In the survey, 22 percent of respondents ranked GS-14 and above said congressional subpoenas inhibit candid email communication, compared with only 8 percent of those GS-13 and below. Pentagon employees (5 percent) were less likely to agree that the subpoena threat inhibited communication, compared with 16 percent of non-DoD respondents.
The same rank and agency differences emerged when respondents were asked about the effect of potential FOIA requests, with 44 percent of those GS-14 and up citing it as an inhibitor, compared with 20 percent of those at lower grades; thirty-three percent of non-DoD civilians expressed concern about FOIA disclosure, versus only 12 percent of Defense Department civilians.
The survey also revealed a mixed picture on knowledge of, and compliance with, the Federal Records Act and executive branch rules.
“We are sorely lacking in official records management practices,” said one respondent. But a majority indicated that all forms of communication or documentation listed could be considered federal records (though not all fit the government definition of “record”). More than 90 percent say emails, electronic documents and paper documents can be considered federal records. As many as 77 percent say so for instant messages, which fit the definition. But 64 percent say so for phone calls, which don’t meet the definition if not recorded, and 60 percent include social media posts, which can meet the definition.
As for agency compliance, 47 percent say they don’t know whether personal emails regarding government business are normally preserved for archiving in their agency; with 31 percent indicating they are not preserved.
Asked about the changing transparency environment, 33 percent indicated the number of records disclosures (due to subpoenas, FOIA requests) have increased over the last five years, while 52 percent said they did not know. Higher-ranked respondents, 48 percent among those GS-14 and above, said the number of disclosures has increased, compared with only 26 percent of those at GS-13 and below.
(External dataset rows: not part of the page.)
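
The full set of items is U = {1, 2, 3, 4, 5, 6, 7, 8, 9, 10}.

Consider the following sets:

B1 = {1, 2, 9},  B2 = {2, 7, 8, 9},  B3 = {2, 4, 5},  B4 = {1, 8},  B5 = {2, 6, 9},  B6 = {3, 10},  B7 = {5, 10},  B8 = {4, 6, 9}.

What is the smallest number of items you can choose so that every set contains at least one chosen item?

The 4 items {2, 8, 9, 10} hit every set.
No choice of 3 items meets every set, so 4 is the minimum.

4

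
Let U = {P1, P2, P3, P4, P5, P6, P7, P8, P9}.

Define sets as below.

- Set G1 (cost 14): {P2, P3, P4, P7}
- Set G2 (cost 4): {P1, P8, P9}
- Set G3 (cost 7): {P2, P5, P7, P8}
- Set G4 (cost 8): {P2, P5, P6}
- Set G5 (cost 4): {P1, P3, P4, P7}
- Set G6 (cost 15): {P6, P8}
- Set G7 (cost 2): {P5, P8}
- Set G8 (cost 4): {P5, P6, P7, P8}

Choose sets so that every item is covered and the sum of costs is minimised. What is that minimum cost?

G2, G4, G5 together cover every item (G2 ∪ G4 ∪ G5 = {P1, P2, P3, P4, P5, P6, P7, P8, P9}); total cost 4 + 8 + 4 = 16.
The greedy pick G5, G7, G2, G4 costs 18; no covering selection beats 16.

16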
“My personal experience has been to use direct, face-to-face contact for the most honest and open conversations,” said one respondent online.
“I am careful what I write because I view email as something that can be looked at by IT or whomever,” said another. “Nothing is ever really truly private. I don't see this as a constriction to being candid. I see this as a way to save me from myself! It prevents me from saying something stupid in an email. If I want to express a harsh or candid opinion about a program that we have, it's better to discuss it over the phone. Talking about it ‘live’ helps show my tone or my intent.”
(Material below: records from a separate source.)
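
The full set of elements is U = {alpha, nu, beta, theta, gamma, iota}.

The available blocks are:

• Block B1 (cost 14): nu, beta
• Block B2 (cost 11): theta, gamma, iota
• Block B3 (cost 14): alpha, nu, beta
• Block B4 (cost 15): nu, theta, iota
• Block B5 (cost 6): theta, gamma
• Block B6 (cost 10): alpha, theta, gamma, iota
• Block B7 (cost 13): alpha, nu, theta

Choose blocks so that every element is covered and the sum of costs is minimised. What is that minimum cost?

24

B3, B6 together cover every element (B3 ∪ B6 = {alpha, nu, beta, theta, gamma, iota}); total cost 14 + 10 = 24.
No covering selection has total cost below 24.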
Another cited the need for “a healthy distrust of everybody -- you never know when someone can use something against you. My rule of thumb is that whatever I express in an email can be viewed by the general public.”
GBC posted an email-based survey on February 17, 2015, to a random sample of Government Executive, Nextgov, and Defense One print and online subscribers; 412 federal employees completed the survey, including those at the GS/GM-11 to 15 grade levels and members of the Senior Executive Service. Sixty-three percent of respondents are GS/GM-13 and above or the military equivalent. Respondents include representatives from at least 29 different departments and agencies, including each of the military services. Twenty-eight percent are DoD civilians. Margin of error is +/- 4.8 percentage points for our population.